With imports also down two per cent, Thursday’s monthly trade balance made a sharp recovery to a $1.055 billion surplus after the $1.146 billion deficit in December.

Economists had expected a more modest surplus of $200 million.

The December deficit was only the second in over a year.

Wednesday’s national accounts showed the economy grew by just 0.4 per cent in the December quarter, the worst quarterly result since September 2016.

It saw the annual growth rate slip to 2.4 per cent from 2.7 per cent.

While household spending and non-mining investment showed healthier results, this was dented by weak exports.

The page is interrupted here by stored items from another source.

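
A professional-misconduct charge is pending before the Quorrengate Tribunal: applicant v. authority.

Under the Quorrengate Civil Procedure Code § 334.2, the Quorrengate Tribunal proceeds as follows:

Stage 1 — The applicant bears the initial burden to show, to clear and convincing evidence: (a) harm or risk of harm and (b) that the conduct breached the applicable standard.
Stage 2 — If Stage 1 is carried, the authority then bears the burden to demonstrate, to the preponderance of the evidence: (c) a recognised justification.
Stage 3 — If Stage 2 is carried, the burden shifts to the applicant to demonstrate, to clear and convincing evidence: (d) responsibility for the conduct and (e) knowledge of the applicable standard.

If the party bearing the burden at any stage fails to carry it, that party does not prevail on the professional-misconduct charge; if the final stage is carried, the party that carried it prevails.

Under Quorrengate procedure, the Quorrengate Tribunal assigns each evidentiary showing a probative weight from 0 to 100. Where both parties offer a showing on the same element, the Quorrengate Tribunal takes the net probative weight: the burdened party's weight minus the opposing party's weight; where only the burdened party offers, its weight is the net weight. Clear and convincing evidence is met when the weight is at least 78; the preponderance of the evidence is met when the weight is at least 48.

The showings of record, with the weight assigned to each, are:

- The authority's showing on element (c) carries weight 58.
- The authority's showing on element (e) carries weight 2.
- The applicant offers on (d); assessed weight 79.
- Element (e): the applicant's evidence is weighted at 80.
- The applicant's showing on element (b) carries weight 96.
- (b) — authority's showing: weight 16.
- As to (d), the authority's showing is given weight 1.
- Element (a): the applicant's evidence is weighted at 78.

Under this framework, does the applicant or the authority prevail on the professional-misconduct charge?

Stage 1 — burden on applicant; standard: clear and convincing evidence (weight is at least 78).
    (a): 78 ≥ 78 [met]
    (b): 96 − 16 = 80 ≥ 78 [met]
  The applicant carries Stage 1; the authority now bears the burden.
Stage 2 — burden on authority; standard: the preponderance of the evidence (weight is at least 48).
    (c): 58 ≥ 48 [met]
  The authority carries Stage 2; the applicant now bears the burden.
Stage 3 — burden on applicant; standard: clear and convincing evidence (weight is at least 78).
    (d): 79 − 1 = 78 ≥ 78 [met]
    (e): 80 − 2 = 78 ≥ 78 [met]
  All elements met at the final stage.
All stages carried — the applicant prevails.

applicant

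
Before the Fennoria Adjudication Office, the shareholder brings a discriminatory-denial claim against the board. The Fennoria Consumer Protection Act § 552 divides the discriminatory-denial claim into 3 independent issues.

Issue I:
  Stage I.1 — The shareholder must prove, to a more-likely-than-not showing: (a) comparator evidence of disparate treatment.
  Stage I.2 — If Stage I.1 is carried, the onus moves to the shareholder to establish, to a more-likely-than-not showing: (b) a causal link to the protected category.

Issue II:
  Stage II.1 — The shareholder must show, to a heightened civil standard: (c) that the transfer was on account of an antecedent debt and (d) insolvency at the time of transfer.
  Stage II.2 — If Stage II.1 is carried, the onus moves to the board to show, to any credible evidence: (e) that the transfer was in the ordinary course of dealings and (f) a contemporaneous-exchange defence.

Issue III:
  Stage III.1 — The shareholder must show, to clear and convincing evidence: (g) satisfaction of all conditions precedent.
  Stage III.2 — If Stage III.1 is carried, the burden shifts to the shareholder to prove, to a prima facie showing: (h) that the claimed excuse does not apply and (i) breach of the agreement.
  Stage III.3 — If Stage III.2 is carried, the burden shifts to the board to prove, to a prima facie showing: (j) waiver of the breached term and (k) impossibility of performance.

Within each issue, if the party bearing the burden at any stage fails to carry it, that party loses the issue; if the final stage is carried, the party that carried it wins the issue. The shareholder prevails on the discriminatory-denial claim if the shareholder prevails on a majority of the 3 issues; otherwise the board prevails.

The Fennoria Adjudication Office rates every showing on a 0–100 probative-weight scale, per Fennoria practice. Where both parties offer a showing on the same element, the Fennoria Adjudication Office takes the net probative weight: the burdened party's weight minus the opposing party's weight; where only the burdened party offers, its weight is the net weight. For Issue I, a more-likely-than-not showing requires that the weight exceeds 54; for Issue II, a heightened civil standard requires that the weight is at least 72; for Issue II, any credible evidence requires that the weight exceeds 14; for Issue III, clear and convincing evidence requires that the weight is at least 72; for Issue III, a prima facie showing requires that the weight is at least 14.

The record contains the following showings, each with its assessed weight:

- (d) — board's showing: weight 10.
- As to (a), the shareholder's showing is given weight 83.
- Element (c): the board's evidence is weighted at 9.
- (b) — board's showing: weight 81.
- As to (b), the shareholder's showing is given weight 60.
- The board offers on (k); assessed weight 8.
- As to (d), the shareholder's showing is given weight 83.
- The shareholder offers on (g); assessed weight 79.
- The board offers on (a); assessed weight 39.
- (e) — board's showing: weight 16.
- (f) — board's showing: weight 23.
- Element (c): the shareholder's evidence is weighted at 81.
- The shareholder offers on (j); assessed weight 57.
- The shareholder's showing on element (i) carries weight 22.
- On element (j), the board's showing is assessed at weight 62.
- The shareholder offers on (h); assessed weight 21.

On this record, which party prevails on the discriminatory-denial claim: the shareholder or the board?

board

— Issue I —
At Stage I.1 the shareholder must meet a more-likely-than-not showing (weight exceeds 54): on (a) the weight is 83 less the opposing 39 gives net 44, which does not exceed 54, so (a) does not meet the standard.
  Stage I.1 not carried; the shareholder fails its burden.
The board prevails on this issue.
— Issue II —
Stage II.1 (shareholder, a heightened civil standard, weight is at least 72): (c) net 81−9=72 ≥ 72 — meets; (d) net 83−10=73 ≥ 72 — meets.
  The shareholder carries Stage II.1; the board now bears the burden.
Stage II.2 (board, any credible evidence, weight exceeds 14): (e) 16 > 14 — meets; (f) 23 > 14 — meets.
  All elements met at the final stage.
Every stage carried; the board prevails on this issue.
— Issue III —
Stage III.1 — burden on shareholder; standard: clear and convincing evidence (weight is at least 72).
    (g): 79 ≥ 72 [met]
  All elements met. The shareholder retains the burden for Stage III.2.
Stage III.2 — burden on shareholder; standard: a prima facie showing (weight is at least 14).
    (h): 21 ≥ 14 [met]
    (i): 22 ≥ 14 [met]
  Stage III.2 carried; the burden shifts to the board.
Stage III.3 — burden on board; standard: a prima facie showing (weight is at least 14).
    (j): 62 − 57 = 5 < 14 [not met]
    (k): 8 < 14 [not met]
  The board does not carry Stage III.3.
So the shareholder prevails on this issue.
Per-issue: Issue I → board; Issue II → board; Issue III → shareholder. The shareholder must prevail on a majority of issues; overall, the board prevails.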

“(Exports) were affected by three principal events and most of which won’t be continuing into the future,” Mr Morrison told ABC radio before the latest monthly trade figures.

These were the coming down from strong crop exports after a bumper harvest, weather-related coal mine shutdowns and the winding down of motor vehicle exports from the closure of the car industry in Australia.

Mr Morrison remains optimistic about the outlook beyond those events and the winding down of LNG projects.

Non-mining investment grew strongly over the year, people were spending more, while consumer confidence and business confidence and conditions are at very strong levels.

“All of that continues to give me confidence,” the treasurer said.

Westpac senior economist Andrew Hanlan said Thursday’s data was a welcome turnaround after exports subtracted a sizeable 0.4 percentage points from growth in the December quarter.

“Australia’s export performance is expected to improve in 2018 at a time of robust world growth and additional capacity in the LNG sector,” Westpac senior economist Andrew Hanlan said.

“The January outcome lends support to this view.”

Commonwealth Bank economist Gareth Aird said commodity prices have also been buoyant so far in 2018, especially for iron ore and coking coal.

“This points to a further improvement in the trade balance over February,” he said.